Michigan Criminal Appeals

October 18, 2006

U.S. Supreme Court to Hear Retroactivity of Crawford v. Washington

Filed under: Crawford v. Washington, US Supreme Court — crimapp @ 12:23 am

In Crawford v. Washington, 541 U.S. 36 (2004), the United States Supreme Court held that the confrontation Clause of the Sixth Amendment prohibitted the admission of hearsay statements by third parties which were “testimonial” in nature. Crawford overruled a long line of U.S. Supreme Court precedent to the contrary. U.S. Supreme Court precedent says that overruling decisions are generally not retroactive unless the old rule created unreliable results.

The facts in the Whorton v. Bocking are fairly simple. Marvin Bockting was convicted of rape and sentenced to life in prison by a Nevada Court. He challenges the constitutionality of the court’s admitting hearsay testimony of his victim without opportunity for cross- examination.
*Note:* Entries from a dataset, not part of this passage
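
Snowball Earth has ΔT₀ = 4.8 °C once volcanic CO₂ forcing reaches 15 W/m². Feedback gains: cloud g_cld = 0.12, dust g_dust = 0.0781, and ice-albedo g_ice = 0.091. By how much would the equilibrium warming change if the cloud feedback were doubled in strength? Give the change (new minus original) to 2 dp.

Original: g = 0.2891, ΔT = 4.8/(1−0.2891) = 6.7520 °C.
With doubled cloud: g' = 0.4091, ΔT' = 4.8/(1−0.4091) = 8.1232 °C.
Change = 8.1232 − 6.7520 = 1.37 °C.

1.37 °C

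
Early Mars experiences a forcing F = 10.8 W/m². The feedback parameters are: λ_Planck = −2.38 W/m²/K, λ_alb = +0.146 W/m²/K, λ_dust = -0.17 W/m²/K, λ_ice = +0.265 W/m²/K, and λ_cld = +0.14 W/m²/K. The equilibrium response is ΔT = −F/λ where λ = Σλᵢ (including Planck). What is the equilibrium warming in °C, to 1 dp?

5.4 °C

Net feedback parameter λ = (−2.38) + (+0.146) + (-0.17) + (+0.265) + (+0.14) = -1.999 W/m²/K.
ΔT = −F/λ = −10.8/(-1.999) = 5.4 °C.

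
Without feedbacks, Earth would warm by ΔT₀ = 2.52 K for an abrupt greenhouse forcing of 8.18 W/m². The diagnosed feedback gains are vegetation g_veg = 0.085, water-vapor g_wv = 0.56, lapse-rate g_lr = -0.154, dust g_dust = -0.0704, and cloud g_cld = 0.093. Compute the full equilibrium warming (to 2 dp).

5.18 K

Total gain g = 0.085 + 0.56 − 0.154 − 0.0704 + 0.093 = 0.5136.
Amplification A = 1/(1 − 0.5136) = 2.056.
ΔT = 2.52 × 2.056 = 5.18 K.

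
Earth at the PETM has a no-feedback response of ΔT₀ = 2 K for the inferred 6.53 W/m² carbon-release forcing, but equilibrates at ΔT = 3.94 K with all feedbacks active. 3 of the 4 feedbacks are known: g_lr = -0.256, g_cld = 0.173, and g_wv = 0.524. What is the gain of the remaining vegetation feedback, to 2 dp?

0.05

Amplification A = ΔT/ΔT₀ = 3.94/2 = 1.97.
Total gain g = 1 − 1/A = 1 − 1/1.97 = 0.4924.
Known gains sum to -0.256 + 0.173 + 0.524 = 0.441.
g_veg = 0.4924 − 0.441 = 0.05.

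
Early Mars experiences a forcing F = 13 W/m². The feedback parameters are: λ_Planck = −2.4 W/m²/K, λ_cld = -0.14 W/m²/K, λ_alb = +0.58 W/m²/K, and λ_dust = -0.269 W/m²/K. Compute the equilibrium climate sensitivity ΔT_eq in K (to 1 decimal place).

5.8 K

Net feedback parameter λ = (−2.4) + (-0.14) + (+0.58) + (-0.269) = -2.229 W/m²/K.
ΔT = −F/λ = −13/(-2.229) = 5.8 K.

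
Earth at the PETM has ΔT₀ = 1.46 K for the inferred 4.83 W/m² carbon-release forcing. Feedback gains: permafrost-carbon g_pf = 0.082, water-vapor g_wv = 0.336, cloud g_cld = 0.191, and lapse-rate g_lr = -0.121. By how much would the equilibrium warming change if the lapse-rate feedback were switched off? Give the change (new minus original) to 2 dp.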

No such requirement was in place at the time of his conviction, but in Crawford, later decided that such cross-examination is necessary for the admission of this type of hearsay testimony.

In the lower court decision (Bockting v. Bayer, 399 F.3d 1010, 1013 (9th Cir. 2005)), the Ninth Circuit Court of Appeals ruled that Crawford was retroactive. The Supreme Court has granted certiorari to determine if the Ninth Circuit is correct. This case will represent another data point in the set defining the scope of retroactivity of criminal procedure rules. Moreover, it will clarify federal courts’ powers to hear cases on writs of habeas corpus when the issue at hand is the retroactive application of a criminal procedure rule. The decision of the Ninth Circuit conflicts with the decisions of the decisions of the Second, Sixth, Seventh, and Tenth circuits. Oral arguments are scheduled for October 31, 2006.
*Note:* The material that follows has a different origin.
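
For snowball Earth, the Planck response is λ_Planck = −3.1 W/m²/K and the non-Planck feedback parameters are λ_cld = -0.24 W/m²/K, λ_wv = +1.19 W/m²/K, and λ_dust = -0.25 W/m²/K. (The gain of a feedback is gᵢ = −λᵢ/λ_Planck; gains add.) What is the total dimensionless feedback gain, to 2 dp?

Convert to gains: g_cld = -0.24/3.1 = -0.07742; g_wv = 1.19/3.1 = 0.3839; g_dust = -0.25/3.1 = -0.08065.
Total gain g = 0.22583.

0.23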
Supreme Court to Hear Critical Habeas Corpus Timing Issue.

Filed under: Habeas/2255, US Supreme Court — crimapp @ 12:22 am

In 1996, the United States Congress adopted the the Antiterrorism and Effective Death Penalty Act of 1996, 28 U.S.C. § 2244 . Under §2244(d)(2) of the Act, a criminal defendant challenging his/her conviction under a federal writ of habeas corpus, must file the petition with the federal district court within one year of the final resolution of state court appeal. An extension of this time is granted when there is an extraordinary circumstance justifying equitable tolling or if a statute authorizes it. There has been a sharp conflict amongst the circuits about whether there is a tolling period for the time period in which a criminal defendant seeks certiorari from a state-postconviction ruling.
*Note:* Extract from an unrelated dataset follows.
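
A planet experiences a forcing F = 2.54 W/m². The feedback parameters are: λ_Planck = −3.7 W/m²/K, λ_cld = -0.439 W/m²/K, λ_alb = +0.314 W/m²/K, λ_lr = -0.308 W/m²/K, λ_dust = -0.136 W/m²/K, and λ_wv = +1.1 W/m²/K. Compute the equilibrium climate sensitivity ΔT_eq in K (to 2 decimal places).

0.80 K

Net feedback parameter λ = (−3.7) + (-0.439) + (+0.314) + (-0.308) + (-0.136) + (+1.1) = -3.169 W/m²/K.
ΔT = −F/λ = −2.54/(-3.169) = 0.80 K.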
In Lawrence v. Florida, the Supreme Court will determine whether a pending request for Supreme Court certiorari from the denial of a state post-conviction petition is: (1) a statutory tolling event, (2) whether such a pending request for certiorari is an extraordinary event justifying equitable tolling, or (3) whether the delayed filing of a habeas petition by a state-assigned attorney is an extraordinary event justifying equitable tolling of the statute of limitations. The Supreme Court ’s decision in this case will determine the availability of important post-conviction relief to indigent defendants affected by inconveniencing circumstances beyond their control.

Several years ago, the United States Supreme Court held that the time that a petition for certiorari was pending from a direct appeal was tolled from the act. Clay v. United States, 537 U.S. 522 (2003). The Sixth Circuit has extended that ruling to collateral attacks. Abela v. Martin, 348 F.3d 164 (6th Cir. 2003). The Eleventh Circuit disagreed. Lawrence v Florida, 421 F.3d 1221 (11th Cir. 2005). The U.S. Supreme Court’s ruling will resolve this issue once and for all. Oral arguments are scheduled for October 31, 2006.